There has been a “step change” in the relationship between the oil and gas industry and government, Scottish Secretary Michael Moore said yesterday.
Visiting oil and gas businesses in Aberdeen he welcomed the results of a survey by Oil & Gas UK, which said confidence was its highest in the sector since the start of 2009.
He was asked if the industry could look forward to fiscal stability following measures to support growth in the industry in the 2012 Budget – following 2011’s surprise Budget tax grab.
Mr Moore said: “Decisions on tax are for the chancellor and government each year. The critical thing for us is to make sure there is a good relationship with the sector.
“I think there is a step change here, with the development of the fiscal forum and the idea the industry gets alongside Treasury officials and ministers to look at the tax regime.

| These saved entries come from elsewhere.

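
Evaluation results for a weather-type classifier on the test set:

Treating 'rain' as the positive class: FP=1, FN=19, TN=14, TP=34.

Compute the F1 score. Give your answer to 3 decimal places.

Precision = TP/(TP+FP) = 34/35 = 0.9714
Recall = TP/(TP+FN) = 34/53 = 0.6415
F1 = 2·TP/(2·TP+FP+FN) = 68/88 = 0.773

0.773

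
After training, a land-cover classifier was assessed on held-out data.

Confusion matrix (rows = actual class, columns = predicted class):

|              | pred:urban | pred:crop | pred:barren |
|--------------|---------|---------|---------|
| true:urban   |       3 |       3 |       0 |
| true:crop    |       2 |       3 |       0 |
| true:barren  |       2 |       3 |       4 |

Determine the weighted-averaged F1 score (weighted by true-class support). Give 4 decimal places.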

“We have had a very encouraging response from the sector. They have welcomed announcements about decommissioning and an intention to work with them on new allowances for brownfield projects, deepwater fields and so on.
“The work on decommissioning is a good sign of long-term thinking. There is scope for further work in other areas as well.”
Mr Moore highlighted yesterday opportunities for Scottish firms to export skills gained in the North Sea to South America.
He said the discovery of new oil reserves in Brazil meant Scottish companies could export their knowledge and expertise.
Meanwhile, it emerged during Mr Moore’s trip to Aberdeen that subsea installation firm Bibby Offshore will move to bigger premises next April having outgrown its Waterloo Quay base.
The company is also to add a new vessel to its fleet, the Toisa Polaris, which it had agreed to charter for two years just before Christmas. Managing director Fraser Moonie said the growth, which will see staff numbers grow by 70 this year, was on the back of increased activity by North Sea oil firms.
He said: “It is an exciting time for us. The oil companies are doing more.
“Our growth is a mix of new business, but also decommissioning work. After the recent recession, there was a drop but confidence has grown and oil firms are doing more investment.
“The high oil price is having an effect and I would like to think it is also us getting bigger and better as well.”
The move next year will see the firm shift from the city centre, but Mr Moonie could not yet say where the new location would be.
The new Bibby Offshore offices would accommodate up to 350 people, he said. The business employs 200 people onshore and 450 people offshore across its offices.
It operates three dive support vessels in the North Sea, where it also charters ships to meet demand.
About 85% of the firm’s business is in the North Sea, with the rest out of Singapore and Trinidad, where it also has offices.